Memorial dedicated to Richard Wirick 'Mr. Downtown'
Richard Wirick won't soon be forgotten, thanks, in part, to a memorial at Gallivan Plaza to the man known as "Mr. Downtown."
The proprietor of the Oxford Shop for six decades, Wirick was remembered by family, friends and colleagues Thursday as an eternal optimist who championed Salt Lake City through good times and bad.
In February, while rushing to a meeting of the Downtown Alliance, Wirick, 82, was struck and killed by a bus near the corner of 400 South and 200 East. The sudden death of the longtime merchant and Salt Lake City stalwart brought shock and dismay to merchants and downtown regulars.
To remember him, a bronze plaque has been embedded in the pavement just south of the Gallivan Plaza's Olympic Tower. It pays homage to Wirick for his civic pride, his amiable disposition, and the respect he gave to everyone who met him, said Camille Winnie of the Downtown Alliance.
"Creating a monument downtown on Main Street for Richard is a great thing," she said. "It will be here forever for people to see and remember him."
Bill Knowles of Salt Lake City's Downtown Rising, said he could describe Wirick in one word: "Caring."

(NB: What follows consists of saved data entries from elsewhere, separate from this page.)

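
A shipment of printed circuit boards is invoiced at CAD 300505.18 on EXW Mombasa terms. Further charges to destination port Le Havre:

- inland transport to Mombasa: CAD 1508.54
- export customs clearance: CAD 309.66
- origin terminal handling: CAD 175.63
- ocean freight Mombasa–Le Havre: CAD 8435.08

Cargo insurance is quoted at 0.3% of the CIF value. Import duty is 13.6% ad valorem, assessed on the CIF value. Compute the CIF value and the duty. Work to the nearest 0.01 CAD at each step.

Let C be the CIF value. C = EXW price + pre-shipment costs + freight + 0.3% × C
C − 0.3% × C = 300505.18 + 1508.54 + 309.66 + 175.63 + 8435.08
0.997 × C = 310934.09
C = 310934.09 / 0.997 = 311869.70
Insurance premium = 0.3% × 311869.70 = 935.61
Import duty = 311869.70 × 13.6% = 42414.28

CIF value: CAD 311869.70; import duty: CAD 42414.28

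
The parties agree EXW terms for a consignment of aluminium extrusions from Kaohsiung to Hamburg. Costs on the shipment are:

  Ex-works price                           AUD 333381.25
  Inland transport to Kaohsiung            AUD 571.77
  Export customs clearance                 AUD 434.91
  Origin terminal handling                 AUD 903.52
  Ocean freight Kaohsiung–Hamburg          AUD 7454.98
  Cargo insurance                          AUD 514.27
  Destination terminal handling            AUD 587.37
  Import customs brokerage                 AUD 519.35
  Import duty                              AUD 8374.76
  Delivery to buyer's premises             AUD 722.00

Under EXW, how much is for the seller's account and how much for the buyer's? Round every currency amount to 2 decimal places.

Seller: AUD 333381.25; buyer: AUD 20082.93

EXW: the seller makes goods available at their premises; the buyer bears all onward costs.
Seller's account: goods 333381.25 = 333381.25
Buyer's account: inland to port 571.77 + export clearance 434.91 + origin terminal 903.52 + freight 7454.98 + insurance 514.27 + destination terminal 587.37 + brokerage 519.35 + duty 8374.76 + delivery 722.00 = 20082.93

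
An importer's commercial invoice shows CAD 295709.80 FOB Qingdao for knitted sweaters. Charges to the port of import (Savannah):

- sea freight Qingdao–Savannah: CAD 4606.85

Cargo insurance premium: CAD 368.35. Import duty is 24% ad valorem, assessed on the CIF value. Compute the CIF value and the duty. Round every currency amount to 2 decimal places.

CIF = FOB price + freight + insurance
CIF = 295709.80 + 4606.85 + 368.35 = 300685.00
Import duty = 300685.00 × 24% = 72164.40

CIF value: CAD 300685.00; import duty: CAD 72164.40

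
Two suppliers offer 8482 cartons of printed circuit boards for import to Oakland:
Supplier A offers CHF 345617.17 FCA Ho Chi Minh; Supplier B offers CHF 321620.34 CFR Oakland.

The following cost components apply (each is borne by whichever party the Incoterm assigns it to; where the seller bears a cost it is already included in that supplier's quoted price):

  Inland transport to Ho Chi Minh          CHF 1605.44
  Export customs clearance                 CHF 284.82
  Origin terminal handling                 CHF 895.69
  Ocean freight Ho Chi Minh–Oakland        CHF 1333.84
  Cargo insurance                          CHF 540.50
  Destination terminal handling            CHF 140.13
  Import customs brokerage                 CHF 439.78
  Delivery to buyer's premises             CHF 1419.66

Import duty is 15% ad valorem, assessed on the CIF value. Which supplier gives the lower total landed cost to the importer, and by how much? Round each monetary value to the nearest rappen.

Supplier A (FCA):
CIF value = FCA price + origin terminal + freight + insurance = 345617.17 + 895.69 + 1333.84 + 540.50 = 348387.20
Import duty = 348387.20 × 15% = 52258.08
Buyer bears (A): 895.69 + 1333.84 + 540.50 + 140.13 + 439.78 + 1419.66 = 4769.60
Landed cost (A) = invoice 345617.17 + 4769.60 + duty 52258.08 = 402644.85
Supplier B (CFR):
CIF value = CFR price + insurance = 321620.34 + 540.50 = 322160.84
Import duty = 322160.84 × 15% = 48324.13
Buyer bears (B): 540.50 + 140.13 + 439.78 + 1419.66 = 2540.07
Landed cost (B) = invoice 321620.34 + 2540.07 + duty 48324.13 = 372484.54
Difference = |402644.85 − 372484.54| = 30160.31

Supplier B is cheaper by CHF 30160.31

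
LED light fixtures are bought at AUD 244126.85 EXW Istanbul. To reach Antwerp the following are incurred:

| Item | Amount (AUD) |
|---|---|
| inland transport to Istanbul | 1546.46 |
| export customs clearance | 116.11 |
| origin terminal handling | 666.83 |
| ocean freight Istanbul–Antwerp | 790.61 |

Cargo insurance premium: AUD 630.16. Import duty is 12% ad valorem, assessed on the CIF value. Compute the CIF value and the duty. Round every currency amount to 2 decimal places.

CIF = EXW price + pre-shipment costs + freight + insurance
CIF = 244126.85 + 1546.46 + 116.11 + 666.83 + 790.61 + 630.16 = 247877.02
Import duty = 247877.02 × 12% = 29745.24

CIF value: AUD 247877.02; import duty: AUD 29745.24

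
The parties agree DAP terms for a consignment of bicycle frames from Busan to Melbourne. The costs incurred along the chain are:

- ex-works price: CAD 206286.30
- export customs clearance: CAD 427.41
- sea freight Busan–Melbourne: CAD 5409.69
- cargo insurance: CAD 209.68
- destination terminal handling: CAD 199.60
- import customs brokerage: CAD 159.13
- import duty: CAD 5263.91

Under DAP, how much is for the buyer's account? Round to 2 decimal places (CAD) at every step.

Buyer's account: CAD 5423.04

DAP: the seller bears all costs to the named destination except import duty and clearance.
Seller's account: goods 206286.30 + export clearance 427.41 + freight 5409.69 + insurance 209.68 + destination terminal 199.60 = 212532.68
Buyer's account: brokerage 159.13 + duty 5263.91 = 5423.04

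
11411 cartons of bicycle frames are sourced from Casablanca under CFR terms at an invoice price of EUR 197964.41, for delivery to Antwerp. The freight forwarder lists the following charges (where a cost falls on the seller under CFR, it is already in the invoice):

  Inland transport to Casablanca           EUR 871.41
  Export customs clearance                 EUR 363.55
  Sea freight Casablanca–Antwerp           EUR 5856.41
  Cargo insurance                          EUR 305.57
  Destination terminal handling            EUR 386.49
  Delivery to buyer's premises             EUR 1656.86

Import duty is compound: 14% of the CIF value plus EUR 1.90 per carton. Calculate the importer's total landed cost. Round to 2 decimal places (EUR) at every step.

CFR: the seller pays costs through ocean freight to the destination port, but not insurance.
Already in the invoice (seller's account under CFR): inland to port, export clearance, freight — exclude.
CIF value = CFR price + insurance = 197964.41 + 305.57 = 198269.98
Ad valorem component: 198269.98 × 14% = 27757.80
Specific component: 11411 × 1.90 = 21680.90
Import duty = 27757.80 + 21680.90 = 49438.70
Buyer bears: insurance 305.57 + destination terminal 386.49 + delivery 1656.86 + duty 49438.70 = 51787.62
Landed cost = invoice 197964.41 + 51787.62 = 249752.03

Total landed cost: EUR 249752.03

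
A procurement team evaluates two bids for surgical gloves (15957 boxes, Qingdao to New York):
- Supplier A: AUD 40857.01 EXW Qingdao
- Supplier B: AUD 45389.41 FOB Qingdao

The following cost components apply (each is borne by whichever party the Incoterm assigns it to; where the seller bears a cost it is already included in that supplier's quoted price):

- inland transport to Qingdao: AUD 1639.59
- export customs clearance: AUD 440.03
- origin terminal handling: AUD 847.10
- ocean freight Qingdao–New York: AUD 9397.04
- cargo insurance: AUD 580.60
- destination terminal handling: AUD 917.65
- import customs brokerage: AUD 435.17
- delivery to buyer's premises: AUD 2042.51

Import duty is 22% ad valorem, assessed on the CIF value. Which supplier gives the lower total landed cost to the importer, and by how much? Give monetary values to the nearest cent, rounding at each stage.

Supplier A is cheaper by AUD 1958.93

Supplier A (EXW):
CIF value = EXW price + inland to port + export clearance + origin terminal + freight + insurance = 40857.01 + 1639.59 + 440.03 + 847.10 + 9397.04 + 580.60 = 53761.37
Import duty = 53761.37 × 22% = 11827.50
Buyer bears (A): 1639.59 + 440.03 + 847.10 + 9397.04 + 580.60 + 917.65 + 435.17 + 2042.51 = 16299.69
Landed cost (A) = invoice 40857.01 + 16299.69 + duty 11827.50 = 68984.20
Supplier B (FOB):
CIF value = FOB price + freight + insurance = 45389.41 + 9397.04 + 580.60 = 55367.05
Import duty = 55367.05 × 22% = 12180.75
Buyer bears (B): 9397.04 + 580.60 + 917.65 + 435.17 + 2042.51 = 13372.97
Landed cost (B) = invoice 45389.41 + 13372.97 + duty 12180.75 = 70943.13
Difference = |68984.20 − 70943.13| = 1958.93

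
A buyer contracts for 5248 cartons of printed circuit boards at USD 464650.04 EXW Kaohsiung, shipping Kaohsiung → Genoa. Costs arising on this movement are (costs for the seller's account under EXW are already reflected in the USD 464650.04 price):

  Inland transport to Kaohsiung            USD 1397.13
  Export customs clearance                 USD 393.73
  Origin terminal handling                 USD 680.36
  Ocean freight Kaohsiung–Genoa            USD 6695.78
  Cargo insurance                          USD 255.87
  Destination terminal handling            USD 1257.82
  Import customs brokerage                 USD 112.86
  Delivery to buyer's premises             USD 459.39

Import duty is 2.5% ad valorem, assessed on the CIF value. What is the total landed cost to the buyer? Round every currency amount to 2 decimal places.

EXW: the seller makes goods available at their premises; the buyer bears all onward costs.
CIF value = EXW price + inland to port + export clearance + origin terminal + freight + insurance = 464650.04 + 1397.13 + 393.73 + 680.36 + 6695.78 + 255.87 = 474072.91
Import duty = 474072.91 × 2.5% = 11851.82
Buyer bears: inland to port 1397.13 + export clearance 393.73 + origin terminal 680.36 + freight 6695.78 + insurance 255.87 + destination terminal 1257.82 + brokerage 112.86 + delivery 459.39 + duty 11851.82 = 23104.76
Landed cost = invoice 464650.04 + 23104.76 = 487754.80

Total landed cost: USD 487754.80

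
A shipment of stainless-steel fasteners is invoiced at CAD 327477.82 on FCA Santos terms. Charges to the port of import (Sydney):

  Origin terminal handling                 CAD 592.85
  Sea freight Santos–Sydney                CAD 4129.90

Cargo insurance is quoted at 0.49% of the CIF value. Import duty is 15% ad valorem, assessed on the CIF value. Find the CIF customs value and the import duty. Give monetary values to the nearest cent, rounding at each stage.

CIF value: CAD 333836.37; import duty: CAD 50075.46

Let C be the CIF value. C = FCA price + pre-shipment costs + freight + 0.49% × C
C − 0.49% × C = 327477.82 + 592.85 + 4129.90
0.9951 × C = 332200.57
C = 332200.57 / 0.9951 = 333836.37
Insurance premium = 0.49% × 333836.37 = 1635.80
Import duty = 333836.37 × 15% = 50075.46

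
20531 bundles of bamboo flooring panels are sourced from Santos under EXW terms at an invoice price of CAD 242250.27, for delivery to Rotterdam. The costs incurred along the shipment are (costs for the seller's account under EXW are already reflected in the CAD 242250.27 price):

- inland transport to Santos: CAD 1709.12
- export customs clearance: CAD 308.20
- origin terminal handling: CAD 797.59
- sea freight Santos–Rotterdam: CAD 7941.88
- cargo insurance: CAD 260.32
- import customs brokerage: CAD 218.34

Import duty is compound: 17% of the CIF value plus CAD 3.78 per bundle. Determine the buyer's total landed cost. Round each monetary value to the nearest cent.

EXW: the seller makes goods available at their premises; the buyer bears all onward costs.
CIF value = EXW price + inland to port + export clearance + origin terminal + freight + insurance = 242250.27 + 1709.12 + 308.20 + 797.59 + 7941.88 + 260.32 = 253267.38
Ad valorem component: 253267.38 × 17% = 43055.45
Specific component: 20531 × 3.78 = 77607.18
Import duty = 43055.45 + 77607.18 = 120662.63
Buyer bears: inland to port 1709.12 + export clearance 308.20 + origin terminal 797.59 + freight 7941.88 + insurance 260.32 + brokerage 218.34 + duty 120662.63 = 131898.08
Landed cost = invoice 242250.27 + 131898.08 = 374148.35

Total landed cost: CAD 374148.35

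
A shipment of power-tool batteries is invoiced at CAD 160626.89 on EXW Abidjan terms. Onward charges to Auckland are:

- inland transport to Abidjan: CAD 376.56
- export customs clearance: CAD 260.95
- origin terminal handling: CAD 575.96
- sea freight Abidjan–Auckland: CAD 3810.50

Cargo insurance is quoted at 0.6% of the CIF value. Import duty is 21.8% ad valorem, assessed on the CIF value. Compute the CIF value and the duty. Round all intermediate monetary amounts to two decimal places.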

"Dick was always concerned with everything around him. He cared about business owners, customers and the community," Knowles said. "I hope this will serve as a model for what we all should be."
Wirick kept pace with everything going on downtown, said Mayor Ralph Becker.
"We all knew and loved Dick," the mayor said. "He was a treasure for us."
Gallivan Plaza is the right place for a Wirick memorial, Becker noted.
"Dick was always at the center of our community. He was a tireless advocate for downtown."
Pam O'Mara, who owns Utah's Artist Hands next door to the Oxford Shop, said Wirick loved people and loved helping them.
"Everyone who went into his shop had a good friend," she said. "It's grand and it's cool that he's getting his recognition."
Downtown was the Oxford Shop proprietor's life, according to his son, Steve Wirick.
"This is a wonderful honor for my Dad," his son said. "He was Mr. Downtown."